Catador, Eugène Atget, 1899 – 1900

O fotógrafo francês nasceu e viveu sob o signo da modernização de Paris, empreitada encabeçada por seu famoso prefeito, o Barão Georges-Eugène Haussmann (1809 – 1891). Estamos na segunda metade do século 19, momento em que a “velha” Paris desaparecia material e socialmente para dar lugar à outra, forjada segundo novos modos de configuração do capital. As decorrentes formas de organização social, consequente reflexo da nova geografia da cidade e de como o dinheiro passara a ali circular, não eram apenas redecoração cultural ou ideológica, mas imagem de uma mudança econômica global. E não apenas a cidade, mas os subúrbios de Paris estavam em franco processo de colonização – já não eram nem cidade nem campo, mas um espaço intermediário, zona híbrida entre o primeiro e o segundo. Haussmann promovera a quebra de monopólios estatais visando lucros privados (como a quebra do monopólio da companhia de táxis e o fomento à fabricação de lâmpadas de rua para a iluminação da “cidade-luz”) e remodelara a cidade de tal modo a expulsar a classe trabalhadora do centro para as periferias. A valorização do mercado imobiliário crescia em proporção geométrica em determinadas áreas e os especuladores, como sabemos, não desprezam oportunidades de lucro. Nesse contexto, também importava a circulação de mercadorias e, evidentemente, tropas policiais para controle da população. Insurreições na cidade eram indesejáveis, sobretudo aquelas com chance de sucesso.

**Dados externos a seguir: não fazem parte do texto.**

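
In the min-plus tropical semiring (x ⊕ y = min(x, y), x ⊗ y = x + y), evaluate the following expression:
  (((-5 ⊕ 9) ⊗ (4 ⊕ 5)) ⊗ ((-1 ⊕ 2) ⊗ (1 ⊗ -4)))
(((-5 ⊕ 9) ⊗ (4 ⊕ 5)) ⊗ ((-1 ⊕ 2) ⊗ (1 ⊗ -4))) = -5

Expand innermost to outermost. Recall ⊕ takes the minimum of its arguments and ⊗ takes their sum. Working out the expression (((-5 ⊕ 9) ⊗ (4 ⊕ 5)) ⊗ ((-1 ⊕ 2) ⊗ (1 ⊗ -4))) gives -5.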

Ao remodelar a cidade, o barão “matava” a rua e o quartier para criar os grandes bulevares. Dessa morte advêm uma série de transformações nos serviços e informações conectados de várias maneiras à vida doméstica. O contexto da indústria era o quartier – coeso, separado e conhecido intimamente – entrelaçando negócios e formas de sociabilidade: a burguesia “do bairro” era também parte do quartier. Ao homogeneizar os negócios da cidade, o prefeito de Paris abre campo desimpedido para a livre empresa. As grandes lojas de departamento serão o signo e o instrumento da substituição de uma nova forma de capital por outra, que obedeceria a lógica geral do processo de haussmanização. Trata-se do fim da privacidade do consumo (a mercadoria sai do quartier e a compra é transformada em questão de habilidade mais ou menos impessoal) e da mudança na natureza dos serviços, com segmentação de tarefas e especialização da mão de obra.

“Entre 1899 e 1901 Atget busca estabelecer relações entre aqueles que executam pequenos ofícios a beira do desaparecimento e o cenário urbano da Paris fim de século…”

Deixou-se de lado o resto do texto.